In this example, calling module.facade() will actually trigger a set of private behavior within the module, but again, the users aren’t concerned with this. We’ve made it much easier for them to consume a feature without needing to worry about implementation-level details.

Notes on Abstraction

Facades generally have few disadvantages, but one concern worth noting is performance. Namely, one must determine whether there is an implicit cost to the abstraction a Facade offers to our implementation and, if so, whether this cost is justifiable. Going back to the jQuery library, most of us are aware that both getElementById("identifier") and $("#identifier") can be used to query an element on a page by its ID.
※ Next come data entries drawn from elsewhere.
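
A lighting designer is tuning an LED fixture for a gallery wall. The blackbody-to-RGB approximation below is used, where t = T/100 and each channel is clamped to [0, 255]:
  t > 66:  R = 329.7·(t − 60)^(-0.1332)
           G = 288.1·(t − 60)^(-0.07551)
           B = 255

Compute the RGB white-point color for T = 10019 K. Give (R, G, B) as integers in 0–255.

t = 10019/100 = 100.19; the t > 66 branch applies.
R = 329.7·(100.19 − 60)^(-0.1332) = 329.7·40.19^(-0.1332) = 329.7·0.61141 = 201.581.
G = 288.1·(100.19 − 60)^(-0.07551) = 288.1·40.19^(-0.07551) = 288.1·0.75661 = 217.980.
B = 255 by definition for t > 66.
Rounded: (202, 218, 255).

(202, 218, 255)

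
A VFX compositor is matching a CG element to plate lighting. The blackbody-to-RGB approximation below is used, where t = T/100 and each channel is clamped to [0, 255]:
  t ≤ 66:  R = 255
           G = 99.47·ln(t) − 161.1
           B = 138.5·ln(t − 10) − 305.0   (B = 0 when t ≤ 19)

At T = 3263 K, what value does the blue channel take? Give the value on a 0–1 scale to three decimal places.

0.498

t = 3263/100 = 32.63; the t ≤ 66 branch applies.
B = 138.5·ln(32.63 − 10) − 305.0 = 138.5·ln 22.63 − 305.0 = 138.5·3.1193 − 305.0 = 127.020.
On a 0–1 scale: 127.020/255 = 0.4981 → 0.498.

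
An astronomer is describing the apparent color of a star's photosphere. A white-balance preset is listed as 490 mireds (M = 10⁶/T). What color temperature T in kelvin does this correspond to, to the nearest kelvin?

2041 K

T = 10⁶ / 490 = 2040.82 K → 2041 K.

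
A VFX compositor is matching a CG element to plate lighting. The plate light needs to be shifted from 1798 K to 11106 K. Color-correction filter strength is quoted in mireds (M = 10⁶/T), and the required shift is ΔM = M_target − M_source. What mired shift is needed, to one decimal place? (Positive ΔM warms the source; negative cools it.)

M_source = 10⁶/1798 = 556.174; M_target = 10⁶/11106 = 90.041.
ΔM = 90.041 − 556.174 = -466.132 → -466.1 mireds, a cooling shift.

-466.1 mireds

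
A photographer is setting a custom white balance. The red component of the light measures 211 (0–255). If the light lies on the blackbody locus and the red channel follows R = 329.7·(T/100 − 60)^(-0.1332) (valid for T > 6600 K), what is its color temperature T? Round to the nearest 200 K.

(t − 60)^(-0.1332) = 211/329.7 = 0.63998.
t − 60 = 0.63998^(1/-0.1332) = 0.63998^(-7.508) = 28.525, so t = 88.525.
T = 100·t = 8853 K → 8800 K to the nearest 200 K.

8800 K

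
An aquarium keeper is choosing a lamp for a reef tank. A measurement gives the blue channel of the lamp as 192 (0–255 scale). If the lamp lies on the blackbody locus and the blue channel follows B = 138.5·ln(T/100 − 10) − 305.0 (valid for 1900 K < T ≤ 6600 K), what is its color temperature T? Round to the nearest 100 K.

4600 K

ln(t − 10) = (192 + 305.0) / 138.5 = 3.5884.
t − 10 = e^3.5884 = 36.178, so t = 46.178.
T = 100·t = 4618 K → 4600 K to the nearest 100 K.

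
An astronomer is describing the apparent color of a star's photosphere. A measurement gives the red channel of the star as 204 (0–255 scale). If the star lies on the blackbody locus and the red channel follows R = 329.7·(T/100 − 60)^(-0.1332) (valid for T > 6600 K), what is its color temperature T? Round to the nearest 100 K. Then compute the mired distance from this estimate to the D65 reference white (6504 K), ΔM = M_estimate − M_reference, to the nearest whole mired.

(t − 60)^(-0.1332) = 204/329.7 = 0.61874.
t − 60 = 0.61874^(1/-0.1332) = 0.61874^(-7.508) = 36.748, so t = 96.748.
T = 100·t = 9675 K → 9700 K to the nearest 100 K.
M_estimate = 10⁶/9700 = 103.09; M_reference = 10⁶/6504 = 153.75.
ΔM = 103.09 − 153.75 = -50.66 → -51 mireds.

-51 mireds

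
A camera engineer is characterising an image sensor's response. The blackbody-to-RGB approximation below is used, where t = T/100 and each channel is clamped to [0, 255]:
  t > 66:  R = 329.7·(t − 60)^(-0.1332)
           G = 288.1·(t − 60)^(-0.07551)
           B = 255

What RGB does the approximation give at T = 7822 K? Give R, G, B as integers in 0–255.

t = 7822/100 = 78.22; the t > 66 branch applies.
R = 329.7·(78.22 − 60)^(-0.1332) = 329.7·18.22^(-0.1332) = 329.7·0.67935 = 223.982.
G = 288.1·(78.22 − 60)^(-0.07551) = 288.1·18.22^(-0.07551) = 288.1·0.80319 = 231.398.
B = 255 by definition for t > 66.
Rounded: (224, 231, 255).

R=224, G=231, B=255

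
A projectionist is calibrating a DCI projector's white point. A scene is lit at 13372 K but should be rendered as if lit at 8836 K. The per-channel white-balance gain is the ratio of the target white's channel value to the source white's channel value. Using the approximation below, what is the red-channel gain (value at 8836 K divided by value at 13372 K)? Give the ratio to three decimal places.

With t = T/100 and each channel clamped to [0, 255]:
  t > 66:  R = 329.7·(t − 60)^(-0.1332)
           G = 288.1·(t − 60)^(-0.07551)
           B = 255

1.136

At 13372 K (t = 133.72):
  R = 329.7·(133.72 − 60)^(-0.1332) = 329.7·73.72^(-0.1332) = 329.7·0.56395 = 185.933.
At 8836 K (t = 88.36):
  R = 329.7·(88.36 − 60)^(-0.1332) = 329.7·28.36^(-0.1332) = 329.7·0.64047 = 211.163.
Gain = 211.163 / 185.933 = 1.1357 → 1.136.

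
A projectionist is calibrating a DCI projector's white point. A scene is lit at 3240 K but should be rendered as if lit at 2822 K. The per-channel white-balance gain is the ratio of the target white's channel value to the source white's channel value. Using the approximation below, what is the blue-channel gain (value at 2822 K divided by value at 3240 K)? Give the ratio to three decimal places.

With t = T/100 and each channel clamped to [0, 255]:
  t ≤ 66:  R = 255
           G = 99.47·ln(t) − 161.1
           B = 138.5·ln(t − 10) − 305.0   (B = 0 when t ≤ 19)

At 3240 K (t = 32.4):
  B = 138.5·ln(32.4 − 10) − 305.0 = 138.5·ln 22.4 − 305.0 = 138.5·3.1091 − 305.0 = 125.605.
At 2822 K (t = 28.22):
  B = 138.5·ln(28.22 − 10) − 305.0 = 138.5·ln 18.22 − 305.0 = 138.5·2.9025 − 305.0 = 96.999.
Gain = 96.999 / 125.605 = 0.7723 → 0.772.

0.772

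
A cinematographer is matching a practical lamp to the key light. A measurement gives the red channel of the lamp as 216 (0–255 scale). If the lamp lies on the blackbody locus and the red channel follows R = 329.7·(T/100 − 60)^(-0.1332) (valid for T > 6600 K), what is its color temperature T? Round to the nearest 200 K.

(t − 60)^(-0.1332) = 216/329.7 = 0.65514.
t − 60 = 0.65514^(1/-0.1332) = 0.65514^(-7.508) = 23.926, so t = 83.926.
T = 100·t = 8393 K → 8400 K to the nearest 200 K.

8400 K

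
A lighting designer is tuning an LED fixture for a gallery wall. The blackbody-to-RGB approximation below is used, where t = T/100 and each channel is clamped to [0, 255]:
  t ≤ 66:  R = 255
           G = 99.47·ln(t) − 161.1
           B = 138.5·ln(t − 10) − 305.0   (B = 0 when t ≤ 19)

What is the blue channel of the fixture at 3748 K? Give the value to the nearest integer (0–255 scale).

154

t = 3748/100 = 37.48; the t ≤ 66 branch applies.
B = 138.5·ln(37.48 − 10) − 305.0 = 138.5·ln 27.48 − 305.0 = 138.5·3.3135 − 305.0 = 153.914.
Rounded: 154.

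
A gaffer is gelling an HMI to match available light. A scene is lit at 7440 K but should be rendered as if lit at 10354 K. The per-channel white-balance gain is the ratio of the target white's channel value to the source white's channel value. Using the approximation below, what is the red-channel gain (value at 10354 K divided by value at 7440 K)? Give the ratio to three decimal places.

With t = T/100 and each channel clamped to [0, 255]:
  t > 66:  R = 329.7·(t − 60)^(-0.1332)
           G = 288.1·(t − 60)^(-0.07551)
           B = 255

0.863

At 7440 K (t = 74.4):
  R = 329.7·(74.4 − 60)^(-0.1332) = 329.7·14.4^(-0.1332) = 329.7·0.70098 = 231.113.
At 10354 K (t = 103.54):
  R = 329.7·(103.54 − 60)^(-0.1332) = 329.7·43.54^(-0.1332) = 329.7·0.60492 = 199.443.
Gain = 199.443 / 231.113 = 0.8630 → 0.863.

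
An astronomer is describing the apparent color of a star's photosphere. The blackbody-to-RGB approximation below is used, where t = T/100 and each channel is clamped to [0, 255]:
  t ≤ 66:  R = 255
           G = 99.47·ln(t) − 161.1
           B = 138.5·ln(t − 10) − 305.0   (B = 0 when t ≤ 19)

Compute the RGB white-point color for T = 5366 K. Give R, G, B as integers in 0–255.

R=255, G=235, B=218

t = 5366/100 = 53.66; the t ≤ 66 branch applies.
R = 255 by definition for t ≤ 66.
G = 99.47·ln 53.66 − 161.1 = 99.47·3.9827 − 161.1 = 235.056.
B = 138.5·ln(53.66 − 10) − 305.0 = 138.5·ln 43.66 − 305.0 = 138.5·3.7764 − 305.0 = 218.036.
Rounded: (255, 235, 218).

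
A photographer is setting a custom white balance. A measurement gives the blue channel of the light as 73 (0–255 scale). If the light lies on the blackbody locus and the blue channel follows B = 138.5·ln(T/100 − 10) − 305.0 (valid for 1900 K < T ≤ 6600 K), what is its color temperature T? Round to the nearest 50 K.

ln(t − 10) = (73 + 305.0) / 138.5 = 2.7292.
t − 10 = e^2.7292 = 15.321, so t = 25.321.
T = 100·t = 2532 K → 2550 K to the nearest 50 K.

2550 K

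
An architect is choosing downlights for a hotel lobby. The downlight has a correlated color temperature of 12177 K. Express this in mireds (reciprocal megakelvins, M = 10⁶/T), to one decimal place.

M = 10⁶ / 12177 = 82.122 → 82.1 mireds.

82.1 mireds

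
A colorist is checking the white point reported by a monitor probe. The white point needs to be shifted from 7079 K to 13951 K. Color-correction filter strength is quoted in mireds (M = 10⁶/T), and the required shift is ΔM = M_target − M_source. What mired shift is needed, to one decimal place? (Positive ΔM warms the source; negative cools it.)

-69.6 mireds

M_source = 10⁶/7079 = 141.263; M_target = 10⁶/13951 = 71.679.
ΔM = 71.679 − 141.263 = -69.583 → -69.6 mireds, a cooling shift.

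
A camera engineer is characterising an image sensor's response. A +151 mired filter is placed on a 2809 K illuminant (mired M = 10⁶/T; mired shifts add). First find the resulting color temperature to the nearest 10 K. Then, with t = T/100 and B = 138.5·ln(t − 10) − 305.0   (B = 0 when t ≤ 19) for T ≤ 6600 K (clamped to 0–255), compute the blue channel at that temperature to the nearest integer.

M_in = 10⁶/2809 = 356.00; M_out = 356.00 + (+151) = 507.00.
T_out = 10⁶/507.00 = 1972.4 K → 1970 K; t = 19.7.
B = 138.5·ln(19.7 − 10) − 305.0 = 138.5·ln 9.7 − 305.0 = 138.5·2.2721 − 305.0 = 9.689.
Rounded: 10.

10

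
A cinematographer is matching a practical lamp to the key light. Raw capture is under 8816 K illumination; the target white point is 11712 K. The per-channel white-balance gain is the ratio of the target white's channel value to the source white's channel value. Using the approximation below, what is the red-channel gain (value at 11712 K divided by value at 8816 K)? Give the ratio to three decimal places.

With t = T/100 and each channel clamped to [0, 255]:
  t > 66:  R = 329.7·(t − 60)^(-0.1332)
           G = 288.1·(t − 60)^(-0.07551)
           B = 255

At 8816 K (t = 88.16):
  R = 329.7·(88.16 − 60)^(-0.1332) = 329.7·28.16^(-0.1332) = 329.7·0.64108 = 211.362.
At 11712 K (t = 117.12):
  R = 329.7·(117.12 − 60)^(-0.1332) = 329.7·57.12^(-0.1332) = 329.7·0.58344 = 192.360.
Gain = 192.360 / 211.362 = 0.9101 → 0.910.

0.910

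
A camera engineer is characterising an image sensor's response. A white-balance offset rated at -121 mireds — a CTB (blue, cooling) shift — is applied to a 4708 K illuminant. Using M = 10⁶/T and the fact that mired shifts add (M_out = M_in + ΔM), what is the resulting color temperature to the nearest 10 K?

10940 K

M_in = 10⁶/4708 = 212.40 mireds.
M_out = 212.40 + (-121) = 91.40 mireds.
T_out = 10⁶/91.40 = 10940.4 K → 10940 K.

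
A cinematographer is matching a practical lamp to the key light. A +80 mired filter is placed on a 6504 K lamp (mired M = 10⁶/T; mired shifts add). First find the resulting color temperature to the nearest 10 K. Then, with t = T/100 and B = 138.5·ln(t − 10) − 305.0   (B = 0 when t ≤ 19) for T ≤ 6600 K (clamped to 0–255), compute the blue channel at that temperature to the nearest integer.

M_in = 10⁶/6504 = 153.75; M_out = 153.75 + (+80) = 233.75.
T_out = 10⁶/233.75 = 4278.0 K → 4280 K; t = 42.8.
B = 138.5·ln(42.8 − 10) − 305.0 = 138.5·ln 32.8 − 305.0 = 138.5·3.4904 − 305.0 = 178.424.
Rounded: 178.

178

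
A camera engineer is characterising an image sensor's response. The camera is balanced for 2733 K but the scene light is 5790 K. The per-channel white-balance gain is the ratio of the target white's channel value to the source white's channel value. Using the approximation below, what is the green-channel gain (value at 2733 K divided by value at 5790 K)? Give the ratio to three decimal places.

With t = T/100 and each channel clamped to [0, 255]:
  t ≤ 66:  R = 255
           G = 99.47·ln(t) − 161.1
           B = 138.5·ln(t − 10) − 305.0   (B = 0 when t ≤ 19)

At 5790 K (t = 57.9):
  G = 99.47·ln 57.9 − 161.1 = 99.47·4.0587 − 161.1 = 242.621.
At 2733 K (t = 27.33):
  G = 99.47·ln 27.33 − 161.1 = 99.47·3.3080 − 161.1 = 167.945.
Gain = 167.945 / 242.621 = 0.6922 → 0.692.

0.692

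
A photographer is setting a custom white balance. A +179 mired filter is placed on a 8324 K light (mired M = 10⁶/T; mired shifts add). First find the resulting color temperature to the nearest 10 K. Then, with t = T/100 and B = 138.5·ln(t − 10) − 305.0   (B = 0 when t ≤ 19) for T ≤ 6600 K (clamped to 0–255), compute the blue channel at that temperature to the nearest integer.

M_in = 10⁶/8324 = 120.13; M_out = 120.13 + (+179) = 299.13.
T_out = 10⁶/299.13 = 3343.0 K → 3340 K; t = 33.4.
B = 138.5·ln(33.4 − 10) − 305.0 = 138.5·ln 23.4 − 305.0 = 138.5·3.1527 − 305.0 = 131.654.
Rounded: 132.

132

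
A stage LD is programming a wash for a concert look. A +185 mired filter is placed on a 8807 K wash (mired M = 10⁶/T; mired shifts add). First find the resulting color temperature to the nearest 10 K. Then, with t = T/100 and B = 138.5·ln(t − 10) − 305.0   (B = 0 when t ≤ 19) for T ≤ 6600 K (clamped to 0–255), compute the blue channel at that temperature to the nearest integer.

M_in = 10⁶/8807 = 113.55; M_out = 113.55 + (+185) = 298.55.
T_out = 10⁶/298.55 = 3349.6 K → 3350 K; t = 33.5.
B = 138.5·ln(33.5 − 10) − 305.0 = 138.5·ln 23.5 − 305.0 = 138.5·3.1570 − 305.0 = 132.245.
Rounded: 132.

132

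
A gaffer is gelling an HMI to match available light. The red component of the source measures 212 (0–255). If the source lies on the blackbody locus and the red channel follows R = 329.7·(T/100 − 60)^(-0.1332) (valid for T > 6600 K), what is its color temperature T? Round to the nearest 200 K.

(t − 60)^(-0.1332) = 212/329.7 = 0.64301.
t − 60 = 0.64301^(1/-0.1332) = 0.64301^(-7.508) = 27.530, so t = 87.530.
T = 100·t = 8753 K → 8800 K to the nearest 200 K.

8800 K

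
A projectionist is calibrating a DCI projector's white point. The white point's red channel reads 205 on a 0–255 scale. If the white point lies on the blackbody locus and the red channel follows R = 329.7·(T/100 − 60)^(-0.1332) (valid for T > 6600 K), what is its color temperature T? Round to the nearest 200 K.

9600 K

(t − 60)^(-0.1332) = 205/329.7 = 0.62178.
t − 60 = 0.62178^(1/-0.1332) = 0.62178^(-7.508) = 35.423, so t = 95.423.
T = 100·t = 9542 K → 9600 K to the nearest 200 K.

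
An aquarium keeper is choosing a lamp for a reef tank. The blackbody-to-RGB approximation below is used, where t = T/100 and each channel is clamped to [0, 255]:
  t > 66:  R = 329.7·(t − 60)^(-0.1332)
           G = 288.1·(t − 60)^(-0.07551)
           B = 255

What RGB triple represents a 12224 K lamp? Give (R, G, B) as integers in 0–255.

(190, 211, 255)

t = 12224/100 = 122.24; the t > 66 branch applies.
R = 329.7·(122.24 − 60)^(-0.1332) = 329.7·62.24^(-0.1332) = 329.7·0.57681 = 190.173.
G = 288.1·(122.24 − 60)^(-0.07551) = 288.1·62.24^(-0.07551) = 288.1·0.73203 = 210.898.
B = 255 by definition for t > 66.
Rounded: (190, 211, 255).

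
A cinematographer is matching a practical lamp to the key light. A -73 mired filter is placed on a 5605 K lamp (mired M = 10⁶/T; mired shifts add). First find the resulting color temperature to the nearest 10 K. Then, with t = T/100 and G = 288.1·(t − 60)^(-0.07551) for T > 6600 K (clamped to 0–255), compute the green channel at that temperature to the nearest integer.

M_in = 10⁶/5605 = 178.41; M_out = 178.41 + (-73) = 105.41.
T_out = 10⁶/105.41 = 9486.6 K → 9490 K; t = 94.9.
G = 288.1·(94.9 − 60)^(-0.07551) = 288.1·34.9^(-0.07551) = 288.1·0.76472 = 220.315.
Rounded: 220.

220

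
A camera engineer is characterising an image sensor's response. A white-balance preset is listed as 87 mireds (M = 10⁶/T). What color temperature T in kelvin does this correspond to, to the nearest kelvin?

11494 K

T = 10⁶ / 87 = 11494.25 K → 11494 K.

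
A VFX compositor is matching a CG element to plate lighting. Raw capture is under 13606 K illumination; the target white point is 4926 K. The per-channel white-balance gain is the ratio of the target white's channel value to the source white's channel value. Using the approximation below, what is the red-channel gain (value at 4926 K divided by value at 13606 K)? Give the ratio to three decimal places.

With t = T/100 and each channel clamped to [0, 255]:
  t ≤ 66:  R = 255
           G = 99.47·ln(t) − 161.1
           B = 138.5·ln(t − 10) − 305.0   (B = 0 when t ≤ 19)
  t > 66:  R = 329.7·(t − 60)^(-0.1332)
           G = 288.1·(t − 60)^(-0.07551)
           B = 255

1.377

At 13606 K (t = 136.06):
  R = 329.7·(136.06 − 60)^(-0.1332) = 329.7·76.06^(-0.1332) = 329.7·0.56160 = 185.161.
At 4926 K (t = 49.26):
  R = 255 by definition for t ≤ 66.
Gain = 255.000 / 185.161 = 1.3772 → 1.377.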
Did you know however that getElementById() on its own is significantly faster by a high order of magnitude? Take a look at this jsPerf test to see results on a per-browser level: http://jsperf.com/getelementbyid-vs-jquery-id. Now of course, we have to keep in mind that jQuery (and Sizzle, its selector engine) are doing a lot more behind the scenes to optimize our query (and that a jQuery object, not just a DOM node is returned).

The challenge with this particular Facade is that in order to provide an elegant selector function capable of accepting and parsing multiple types of queries, there is an implicit cost of abstraction. The user isn’t required to access jQuery.getById("identifier") or jQuery.getbyClass("identifier") and so on. That said, the trade-off in performance has been tested in practice over the years and, given the success of jQuery, a simple Facade actually worked out very well for the team.

When using the Facade pattern, try to be aware of any performance costs involved and make a call on whether they are worth the level of abstraction offered.